The final touch was the snowflakes.  White gouache to spatter.  I spattered on the painting.  It flew onto my glasses.  I spattered some more.  It flew onto my glasses.  I changed how I was spattering, and there were streaks.

Snowflakes don’t streak in the real world.  Spattering paint is an art form in and of itself.

Mists and Blurs

Wetness in watercolor varies.  There are times when a very dry brush on dry paper is necessary to give sharp, clear edges to an object.  Then there is wet-on-dry wherein washes are applied to dry paper with a lot of water.  And finally, wet-in-wet, where wet color is applied to wet paper.  As the paper dries, the color behaves differently.  There is so much to learn in watercolor!

Of late, I have been painting with a lot of water and a lot of color.  It’s a challenge, but daily painting is yielding better results overall.  Not every day, but overall!  Yesterday, I watched a number of videos, and did two studies based on videos by Rick Surowicz and Edo Hannema.

This one is from an early video by Surowicz.  He used some frisket, but my bottle was not working, so I painted without it.  I really needed it as his style is not just wet, but sopping wet!  He uses a fine mist sprayer to scoot paint around.  The result can be quite nice as you build layers of colors on layers of color.  I did this painting on Strathmore 400 paper, a paper I don’t especially like, so I was quite pleased with how it handled all the water.  The palette consisted of three colors – sap green, indanthrene blue, and a bit of Indian red.

Edo Hannema is a master of the wash.  I enjoy using his videos as study guides.  The above painting is my favorite of the two I did yesterday.  The palette was limited to raw sienna, burnt sienna, cobalt blue, ultramarine blue.  The green was a mixture of cobalt and raw sienna.  One thing I really like about Hannema’s videos is he tells you when he thinks he makes a mistake, or needs to fix something in his painting, as well as tips on using colors.  It’s rather like eavesdropping on the artist.

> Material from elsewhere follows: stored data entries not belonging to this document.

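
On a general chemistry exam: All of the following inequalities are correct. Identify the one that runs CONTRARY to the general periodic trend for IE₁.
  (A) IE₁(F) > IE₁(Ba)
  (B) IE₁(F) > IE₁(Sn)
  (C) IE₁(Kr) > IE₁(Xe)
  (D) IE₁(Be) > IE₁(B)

The general trend: IE₁ increases across a period and decreases down a group.
(A) F (period 2, group 17) vs Ba (period 6, group 2): the stated order agrees with the simple trend.
(B) F (period 2, group 17) vs Sn (period 5, group 14): the stated order agrees with the simple trend.
(C) Kr (period 4, group 18) vs Xe (period 5, group 18): the stated order agrees with the simple trend.
(D) Be (period 2, group 2) vs B (period 2, group 13): the stated order contradicts the simple trend.
The exception is (D): removing B's lone 2p electron is easier than breaking Be's filled 2s².

(D)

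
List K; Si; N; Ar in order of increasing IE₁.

N is in period 2, group 15; Si is in period 3, group 14; Ar is in period 3, group 18; K is in period 4, group 1.
Removing the outermost electron gets harder across a period and easier down a group.
Here both period and group differ, so the two effects have to be weighed against each other.
Si > K: relative to K, both the across-period and down-group shifts push Si's first ionization energy up.
N > Si: both effects reinforce here, so N is clearly the higher of the two.
Ar > N: the two effects oppose for this pair; the across-period effect wins (1521 vs 1402 kJ/mol).
For reference (kJ/mol): N 1402, Si 786, Ar 1521, K 419.
So from lowest to highest: K < Si < N < Ar.

K < Si < N < Ar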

I decided to look at mists and soft edges because the other day Rick Surowicz posted a video about mist rising below a mountain ridge – Overlook:

This was a good video to watch on how to create a mist or fog.  He also has another one called Misty Lake which was the one I used in my above studies:

Edo Hannema is a master at wet-in-wet techniques, which are great for fogs and soft effects.  The horizon of this painting video demonstrates this quite well.  The thing that is especially fun about the video below is the fact he took a painting he did of this scene in the summer and converted it to winter:

I find using practice videos helpful in learning techniques.  They are also helpful in thinking about how I paint versus how I want to paint.  Like many beginners, I put in far too much detail, and my own impatience impairs final results far too often.  Letting the paper dry is important, and I am learning to do that – my hair dryer is hanging within easy reach!  Leaving white paper is getting more “natural” in feeling, so I am thinking ahead as well.

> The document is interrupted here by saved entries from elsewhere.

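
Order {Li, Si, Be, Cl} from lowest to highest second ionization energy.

Si < Be < Cl < Li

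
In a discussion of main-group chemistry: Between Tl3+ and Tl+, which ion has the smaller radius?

Both ions have Z = 81 protons, but Tl3+ has lost more electrons, so its remaining electrons feel a larger effective nuclear charge per electron and are pulled in more tightly.
Higher positive charge → smaller ion, so Tl+ > Tl3+.

Tl3+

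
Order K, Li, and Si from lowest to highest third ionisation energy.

IE_3 is the cost of taking one more electron from the +2 cation: K²⁺ is already 1 electron into the core; Li²⁺ is already 1 electron into the core; Si²⁺ still has 2 valence electrons.
Core electrons are held far more tightly than valence electrons, so K and Li top the IE_3 order.
Approximate IE_3 values (kJ/mol): K 4420, Li 11815, Si 3232.
Overall IE_3 order: Si < K < Li.

Si < K < Li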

Nowadays, I find I am plotting out paintings in my head.  Daily painting is another big step forward as I now have the time to spend on it without a million other things demanding my time weighing me down with guilt – chores and duties or the pleasures of a hobby.

Snowy Sunrise

More working with wet-in-wet, as well as white and shades of white.  Not sure if the idea that the part of the lower trees facing the viewer convey a sense of shadow – being darker – before moving into the shadows in the foreground.

With wet-in-wet, it is really important to understand how a paper responds to water.  This is Canson XL, a student grade paper, but one that I like to use when experimenting.  I’ve never really worked at using it really wet, but the results of focusing on it – having it sopping, having it damp – is beginning to yield some decent results, such as few blooms and hard edges.